Теперь оба змея плясали над соснами ближнего леса, кружили, подпрыгивали, раскачивались и, казалось, вот-вот столкнутся, но внезапно они отпрянули друг от друга, будто кто-то, хлестнув, их разогнал. Один шнурок оборвался, шнурок Матиаса; его змей улетел безвозвратно.
Дядя Ганс не знал, как утешить малыша, когда тот прибежал к нему весь в слезах. Всему виной плохо связанная бечевка, сказал Феликс. Другой змей не улетел, а поднимался и опускался, чуть ли не касаясь вершин сосен, но ему не грозила опасность повиснуть на них или оторваться.
— Мой был плохо, некрепко привязан,— хныкал Матиас,— ты дал мне плохую бечевку.

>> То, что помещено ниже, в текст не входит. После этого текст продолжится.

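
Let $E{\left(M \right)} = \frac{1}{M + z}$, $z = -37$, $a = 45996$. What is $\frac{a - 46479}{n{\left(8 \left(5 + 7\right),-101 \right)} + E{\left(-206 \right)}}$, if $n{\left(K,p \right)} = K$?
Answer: $- \frac{117369}{23327} \approx -5.0315$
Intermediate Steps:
$E{\left(M \right)} = \frac{1}{-37 + M}$ ($E{\left(M \right)} = \frac{1}{M - 37} = \frac{1}{-37 + M}$)
$\frac{a - 46479}{n{\left(8 \left(5 + 7\right),-101 \right)} + E{\left(-206 \right)}} = \frac{45996 - 46479}{8 \left(5 + 7\right) + \frac{1}{-37 - 206}} = - \frac{483}{8 \cdot 12 + \frac{1}{-243}} = - \frac{483}{96 - \frac{1}{243}} = - \frac{483}{\frac{23327}{243}} = \left(-483\right) \frac{243}{23327} = - \frac{117369}{23327}$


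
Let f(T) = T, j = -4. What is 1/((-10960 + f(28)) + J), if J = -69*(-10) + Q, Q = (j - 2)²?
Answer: -1/10206 ≈ -9.7982e-5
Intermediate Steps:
Q = 36 (Q = (-4 - 2)² = (-6)² = 36)
J = 726 (J = -69*(-10) + 36 = 690 + 36 = 726)
1/((-10960 + f(28)) + J) = 1/((-10960 + 28) + 726) = 1/(-10932 + 726) = 1/(-10206) = -1/10206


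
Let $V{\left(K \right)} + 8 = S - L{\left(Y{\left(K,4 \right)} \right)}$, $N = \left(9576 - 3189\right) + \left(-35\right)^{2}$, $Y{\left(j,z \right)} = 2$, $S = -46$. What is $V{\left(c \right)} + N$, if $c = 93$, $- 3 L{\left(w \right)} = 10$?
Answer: $\frac{22684}{3} \approx 7561.3$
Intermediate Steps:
$L{\left(w \right)} = - \frac{10}{3}$ ($L{\left(w \right)} = \left(- \frac{1}{3}\right) 10 = - \frac{10}{3}$)
$N = 7612$ ($N = 6387 + 1225 = 7612$)
$V{\left(K \right)} = - \frac{152}{3}$ ($V{\left(K \right)} = -8 - \frac{128}{3} = - \frac{152}{3}$)
$V{\left(c \right)} + N = - \frac{152}{3} + 7612 = \frac{22684}{3}$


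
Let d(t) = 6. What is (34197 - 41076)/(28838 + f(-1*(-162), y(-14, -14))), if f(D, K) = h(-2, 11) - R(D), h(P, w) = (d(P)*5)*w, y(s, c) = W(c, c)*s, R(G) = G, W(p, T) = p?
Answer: -6879/29006 ≈ -0.23716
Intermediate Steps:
y(s, c) = c*s
h(P, w) = 30*w (h(P, w) = (6*5)*w = 30*w)
f(D, K) = 330 - D (f(D, K) = 30*11 - D = 330 - D)
(34197 - 41076)/(28838 + f(-1*(-162), y(-14, -14))) = (34197 - 41076)/(28838 + (330 - (-1)*(-162))) = -6879/(28838 + (330 - 1*162)) = -6879/(28838 + (330 - 162)) = -6879/(28838 + 168) = -6879/29006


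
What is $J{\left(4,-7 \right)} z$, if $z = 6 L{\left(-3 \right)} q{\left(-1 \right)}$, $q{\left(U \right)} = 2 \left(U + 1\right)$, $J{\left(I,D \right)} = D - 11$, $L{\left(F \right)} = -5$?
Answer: $0$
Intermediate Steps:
$J{\left(I,D \right)} = -11 + D$
$q{\left(U \right)} = 2 + 2 U$ ($q{\left(U \right)} = 2 \left(1 + U\right) = 2 + 2 U$)
$z = 0$ ($z = 6 \left(-5\right) \left(2 + 2 \left(-1\right)\right) = - 30 \left(2 - 2\right) = \left(-30\right) 0 = 0$)
$J{\left(4,-7 \right)} z = \left(-11 - 7\right) 0 = \left(-18\right) 0 = 0$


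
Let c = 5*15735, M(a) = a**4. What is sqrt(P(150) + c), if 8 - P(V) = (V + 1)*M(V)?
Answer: I*sqrt(76443671317) ≈ 2.7648e+5*I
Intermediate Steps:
P(V) = 8 - V**4*(1 + V) (P(V) = 8 - (V + 1)*V**4 = 8 - (1 + V)*V**4 = 8 - V**4*(1 + V))
c = 78675
sqrt(P(150) + c) = sqrt((8 - 1*150**4 - 1*150**5) + 78675) = sqrt((8 - 1*506250000 - 1*75937500000) + 78675) = sqrt((8 - 506250000 - 75937500000) + 78675) = sqrt(-76443749992 + 78675) = sqrt(-76443671317) = I*sqrt(76443671317)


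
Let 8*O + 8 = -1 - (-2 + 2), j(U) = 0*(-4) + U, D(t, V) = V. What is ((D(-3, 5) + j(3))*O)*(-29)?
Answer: 261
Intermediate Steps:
j(U) = U (j(U) = 0 + U = U)
O = -9/8 (O = -1 + (-1 - (-2 + 2))/8 = -1 + (-1 - 1*0)/8 = -1 + (-1 + 0)/8 = -1 + (⅛)*(-1) = -1 - ⅛ = -9/8 ≈ -1.1250)
((D(-3, 5) + j(3))*O)*(-29) = ((5 + 3)*(-9/8))*(-29) = (8*(-9/8))*(-29) = -9*(-29) = 261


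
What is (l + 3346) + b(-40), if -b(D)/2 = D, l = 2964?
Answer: 6390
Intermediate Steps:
b(D) = -2*D
(l + 3346) + b(-40) = (2964 + 3346) - 2*(-40) = 6310 + 80 = 6390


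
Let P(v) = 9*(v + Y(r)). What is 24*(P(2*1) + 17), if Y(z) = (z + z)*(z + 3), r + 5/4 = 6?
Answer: 16743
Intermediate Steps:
r = 19/4 (r = -5/4 + 6 = 19/4 ≈ 4.7500)
Y(z) = 2*z*(3 + z) (Y(z) = (2*z)*(3 + z) = 2*z*(3 + z))
P(v) = 5301/8 + 9*v (P(v) = 9*(v + 2*(19/4)*(3 + 19/4)) = 9*(v + 2*(19/4)*(31/4)) = 9*(v + 589/8) = 9*(589/8 + v) = 5301/8 + 9*v)
24*(P(2*1) + 17) = 24*((5301/8 + 9*(2*1)) + 17) = 24*((5301/8 + 9*2) + 17) = 24*((5301/8 + 18) + 17) = 24*(5445/8 + 17) = 24*(5581/8) = 16743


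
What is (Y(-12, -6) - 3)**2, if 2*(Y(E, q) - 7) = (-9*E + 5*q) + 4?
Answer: 2025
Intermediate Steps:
Y(E, q) = 9 - 9*E/2 + 5*q/2 (Y(E, q) = 7 + ((-9*E + 5*q) + 4)/2 = 7 + (4 - 9*E + 5*q)/2 = 7 + (2 - 9*E/2 + 5*q/2) = 9 - 9*E/2 + 5*q/2)
(Y(-12, -6) - 3)**2 = ((9 - 9/2*(-12) + (5/2)*(-6)) - 3)**2 = ((9 + 54 - 15) - 3)**2 = (48 - 3)**2 = 45**2 = 2025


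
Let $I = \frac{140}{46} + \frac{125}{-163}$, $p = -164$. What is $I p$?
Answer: $- \frac{1399740}{3749} \approx -373.36$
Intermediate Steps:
$I = \frac{8535}{3749}$ ($I = 140 \cdot \frac{1}{46} + 125 \left(- \frac{1}{163}\right) = \frac{70}{23} - \frac{125}{163} = \frac{8535}{3749} \approx 2.2766$)
$I p = \frac{8535}{3749} \left(-164\right) = - \frac{1399740}{3749}$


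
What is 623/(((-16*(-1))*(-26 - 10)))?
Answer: -623/576 ≈ -1.0816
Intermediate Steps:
623/(((-16*(-1))*(-26 - 10))) = 623/((16*(-36))) = 623/(-576) = 623*(-1/576) = -623/576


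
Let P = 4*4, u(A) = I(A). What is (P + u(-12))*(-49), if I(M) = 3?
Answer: -931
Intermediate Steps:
u(A) = 3
P = 16
(P + u(-12))*(-49) = (16 + 3)*(-49) = 19*(-49) = -931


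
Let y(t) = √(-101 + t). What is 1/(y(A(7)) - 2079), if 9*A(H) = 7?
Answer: -1701/3536461 - 3*I*√902/38901071 ≈ -0.00048099 - 2.3161e-6*I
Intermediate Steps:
A(H) = 7/9 (A(H) = (⅑)*7 = 7/9)
1/(y(A(7)) - 2079) = 1/(√(-101 + 7/9) - 2079) = 1/(√(-902/9) - 2079) = 1/(I*√902/3 - 2079) = 1/(-2079 + I*√902/3)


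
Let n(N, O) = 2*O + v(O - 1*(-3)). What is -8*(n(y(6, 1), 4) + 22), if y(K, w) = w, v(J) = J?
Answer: -296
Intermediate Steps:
n(N, O) = 3 + 3*O (n(N, O) = 2*O + (O - 1*(-3)) = 2*O + (O + 3) = 2*O + (3 + O) = 3 + 3*O)
-8*(n(y(6, 1), 4) + 22) = -8*((3 + 3*4) + 22) = -8*((3 + 12) + 22) = -8*(15 + 22) = -8*37 = -296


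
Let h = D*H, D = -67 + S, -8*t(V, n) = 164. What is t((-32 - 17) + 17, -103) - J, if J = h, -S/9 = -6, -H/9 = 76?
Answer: -17825/2 ≈ -8912.5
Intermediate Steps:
H = -684 (H = -9*76 = -684)
S = 54 (S = -9*(-6) = 54)
t(V, n) = -41/2 (t(V, n) = -⅛*164 = -41/2)
D = -13 (D = -67 + 54 = -13)
h = 8892 (h = -13*(-684) = 8892)
J = 8892
t((-32 - 17) + 17, -103) - J = -41/2 - 1*8892 = -41/2 - 8892 = -17825/2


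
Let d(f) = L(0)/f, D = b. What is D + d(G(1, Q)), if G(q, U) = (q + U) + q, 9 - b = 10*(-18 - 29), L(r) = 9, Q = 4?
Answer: 961/2 ≈ 480.50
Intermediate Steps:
b = 479 (b = 9 - 10*(-18 - 29) = 9 - 10*(-47) = 9 - 1*(-470) = 9 + 470 = 479)
D = 479
G(q, U) = U + 2*q (G(q, U) = (U + q) + q = U + 2*q)
d(f) = 9/f
D + d(G(1, Q)) = 479 + 9/(4 + 2*1) = 479 + 9/(4 + 2) = 479 + 9/6 = 479 + 9*(⅙) = 479 + 3/2 = 961/2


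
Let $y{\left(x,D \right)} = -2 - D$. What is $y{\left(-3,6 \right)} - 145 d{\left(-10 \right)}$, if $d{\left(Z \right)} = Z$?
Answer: $1442$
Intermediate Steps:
$y{\left(-3,6 \right)} - 145 d{\left(-10 \right)} = \left(-2 - 6\right) - -1450 = \left(-2 - 6\right) + 1450 = -8 + 1450 = 1442$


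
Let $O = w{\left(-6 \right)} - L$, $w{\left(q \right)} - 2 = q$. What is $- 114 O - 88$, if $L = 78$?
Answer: $9260$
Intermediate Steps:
$w{\left(q \right)} = 2 + q$
$O = -82$ ($O = \left(2 - 6\right) - 78 = -4 - 78 = -82$)
$- 114 O - 88 = \left(-114\right) \left(-82\right) - 88 = 9348 - 88 = 9260$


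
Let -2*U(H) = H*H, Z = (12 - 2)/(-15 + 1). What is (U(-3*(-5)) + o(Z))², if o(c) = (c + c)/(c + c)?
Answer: 49729/4 ≈ 12432.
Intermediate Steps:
Z = -5/7 (Z = 10/(-14) = 10*(-1/14) = -5/7 ≈ -0.71429)
U(H) = -H²/2 (U(H) = -H*H/2 = -H²/2)
o(c) = 1 (o(c) = (2*c)/((2*c)) = (2*c)*(1/(2*c)) = 1)
(U(-3*(-5)) + o(Z))² = (-(-3*(-5))²/2 + 1)² = (-½*15² + 1)² = (-½*225 + 1)² = (-225/2 + 1)² = (-223/2)² = 49729/4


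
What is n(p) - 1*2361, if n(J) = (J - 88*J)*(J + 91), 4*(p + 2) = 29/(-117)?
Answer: 992447767/73008 ≈ 13594.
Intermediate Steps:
p = -965/468 (p = -2 + (29/(-117))/4 = -2 + (29*(-1/117))/4 = -2 + (¼)*(-29/117) = -2 - 29/468 = -965/468 ≈ -2.0620)
n(J) = -87*J*(91 + J) (n(J) = (-87*J)*(91 + J) = -87*J*(91 + J))
n(p) - 1*2361 = -87*(-965/468)*(91 - 965/468) - 1*2361 = -87*(-965/468)*41623/468 - 2361 = 1164819655/73008 - 2361 = 992447767/73008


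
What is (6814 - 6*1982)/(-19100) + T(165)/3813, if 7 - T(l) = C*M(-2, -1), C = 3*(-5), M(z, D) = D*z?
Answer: 10034557/36414150 ≈ 0.27557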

Возле калитки соседа с велосипеда сошел какой-то старик, крикнул что-то через забор, потом в сторону поля, где Феликс уходил все дальше со змеем. Дети и жена бежали за ним следом. Старик из сил выбивался, напрасно стараясь на велосипеде подняться за ними по ухабистой дороге в горку, наконец повернул обратно и подошел к дяде Гансу.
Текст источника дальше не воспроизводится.